それすらもあっさりと諦めようとする宮田に、呆れるほか無く。
宮田は自嘲気味に笑みを浮かべ。
「価値が無くなった時点で死ぬ。なかなか潔いだろ?」
直後、ぱんと言う音が鳴り響く。
「甘えるのもいい加減にしてください」
宮田の頬を打ったのは、恋だった。
「いってえな……」
「価値の無い人間など一人もいない。だからアタシ達は、貴方を助けに来たんです」
「そうや…お前がどんだけ嫌な奴でもな。価値の無い奴なんておらへん。死ぬのは絶対に許さへんからな!」
拳を握りしめた友真が続く。本当は殴り飛ばしてやりたい所なのだが。
「…じゃあ聞くけどさ。あんたらに何がわかるわけ? 今の俺の絶望感なんてわかるわけないだろ」
「わかんないよ。別にわかりたくも無いし」
祈羅が、怒り心頭の様子で声を震わせる。
「あのね。自分のミスでこうなって、今度は死ぬとか。どれだけ格好悪い事言ってるかわかってる?」
宮田は何も言わず。
「撃退士としての意地があるならさ。簡単に生きることを諦めるなよな!」
「――っ」
黙り込んだままの宮田に対して。
「あんたには腹立ってるからね。今すぐこの激マズの青汁を飲ませたい所なんだけどさ……やめとくよ。
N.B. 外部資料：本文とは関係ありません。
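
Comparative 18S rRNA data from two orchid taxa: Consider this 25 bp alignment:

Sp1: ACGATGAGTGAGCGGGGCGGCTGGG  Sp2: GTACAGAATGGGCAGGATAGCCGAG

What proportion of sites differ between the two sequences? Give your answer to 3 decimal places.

The sequences differ at 13 of 25 positions.
p = 13/25 = 0.520.

0.520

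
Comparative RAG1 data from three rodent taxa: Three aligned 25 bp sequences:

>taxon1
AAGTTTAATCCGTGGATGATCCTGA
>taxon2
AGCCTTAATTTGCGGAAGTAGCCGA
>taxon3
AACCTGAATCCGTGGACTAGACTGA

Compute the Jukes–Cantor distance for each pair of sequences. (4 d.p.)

d(taxon1,taxon2) = 0.6626, d(taxon1,taxon3) = 0.3505, d(taxon2,taxon3) = 0.6626

taxon1–taxon2: 11/25 sites differ → p = 0.44, d = −0.75 ln(1 − 0.586667) = 0.662626 ≈ 0.6626.
taxon1–taxon3: 7/25 sites differ → p = 0.28, d = −0.75 ln(1 − 0.373333) = 0.350505 ≈ 0.3505.
taxon2–taxon3: 11/25 sites differ → p = 0.44, d = −0.75 ln(1 − 0.586667) = 0.662626 ≈ 0.6626.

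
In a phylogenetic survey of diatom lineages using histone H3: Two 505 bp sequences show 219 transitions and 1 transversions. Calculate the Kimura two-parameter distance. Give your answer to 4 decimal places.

P = 219/505 ≈ 0.433663 and Q = 1/505 ≈ 0.00198.
Under the Kimura two-parameter model, d = −½ ln(1 − 2P − Q) − ¼ ln(1 − 2Q).
1 − 2P − Q = 0.130694, giving −½ ln(0.130694) = 1.017448.
1 − 2Q = 0.99604, giving −¼ ln(0.99604) = 0.000992.
d = 1.017448 + 0.000992 = 1.018440.

1.0184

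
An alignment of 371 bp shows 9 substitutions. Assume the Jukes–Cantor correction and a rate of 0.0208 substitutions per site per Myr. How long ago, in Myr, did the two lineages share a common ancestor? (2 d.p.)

0.59

p = 9/371 ≈ 0.024259.
d = −(3/4) ln(1 − 4p/3) = −0.75 ln(1 − 0.032345) = −0.75 ln(0.967655)
  = −0.75 × (-0.032880) = 0.024660 substitutions/site.
Under a molecular clock d = 2μt, so t = d/(2μ) = 0.024660 / (2 × 0.0208) = 0.59 Myr.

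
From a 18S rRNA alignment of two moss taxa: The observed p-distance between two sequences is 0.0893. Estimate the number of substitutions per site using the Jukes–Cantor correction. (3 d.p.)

d = −(3/4) ln(1 − 4p/3) = −0.75 ln(1 − 0.119067) = −0.75 ln(0.880933)
  = −0.75 × (-0.126774) = 0.095081 substitutions/site.

0.095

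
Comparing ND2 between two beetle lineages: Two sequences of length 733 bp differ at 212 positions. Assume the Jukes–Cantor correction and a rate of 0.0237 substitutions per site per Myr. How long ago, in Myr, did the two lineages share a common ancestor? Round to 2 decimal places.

7.71

p = 212/733 ≈ 0.289222.
d = −(3/4) ln(1 − 4p/3) = −0.75 ln(1 − 0.385629) = −0.75 ln(0.614371)
  = −0.75 × (-0.487156) = 0.365367 substitutions/site.
Under a molecular clock d = 2μt, so t = d/(2μ) = 0.365367 / (2 × 0.0237) = 7.71 Myr.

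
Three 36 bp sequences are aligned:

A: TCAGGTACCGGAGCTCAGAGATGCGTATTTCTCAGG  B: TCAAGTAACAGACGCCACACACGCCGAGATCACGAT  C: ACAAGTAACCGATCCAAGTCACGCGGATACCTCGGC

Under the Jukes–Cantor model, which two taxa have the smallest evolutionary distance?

B and C

A–B: 17/36 differ, p = 0.472, d = 0.745.
A–C: 15/36 differ, p = 0.417, d = 0.608.
B–C: 13/36 differ, p = 0.361, d = 0.493.
The smallest distance is between B and C.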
でもまだ死にたいなんて言うんなら、今すぐ飲んでもらうから」
「……祈羅、支援する」
アトリアーナが淡々と告げる。表情に大きく変化は見られないが。彼女が怒っていることは、友人である彼らの目には明かで。
「俺たちは、色々な人たちに生かされてるのに」
成り行きを見守っていた一臣が、静かに切り出した。
「それに気付けない人生だったなら、勿体ないと思いませんか」
うつむいたままの宮田に対し。彼は肩を貸すと、告げる。
「さあ、帰りましょう」
歩き出しながら、少し和らいだ声で。
「皆が貴方の帰りを、待っていますから」
●道化と化猫の会話
「……と言うわけですが」
「相変わらず人間はよくわからないであるなー。天魔よりもあんな人形を怖がるのであるから」
目前に置かれた首無し人形を、まじまじと見つめる。
「ふふ…少々いたずらが過ぎましたか? まあでもあれくらいでちょうど良いのではないですか」
「ふむん、どういうことである?」
「恐怖がある者の方が、案外強いのかもしれませんよ」
道化の悪魔は、薄く微笑んで。
「少なくとも、傲りで身を滅ぼしかけた者よりは――ね」
●後日、斡旋所にて
報告書を読み終えた旅人。後日談によると、宮田の視力は奇跡的に回復を見せたらしい。
(学園に礼を言って来たとの記載がある)
ふと。
「……大丈夫だっだのかな、燃えた髪」
旅人は呟いて、そっとファイルを閉じた。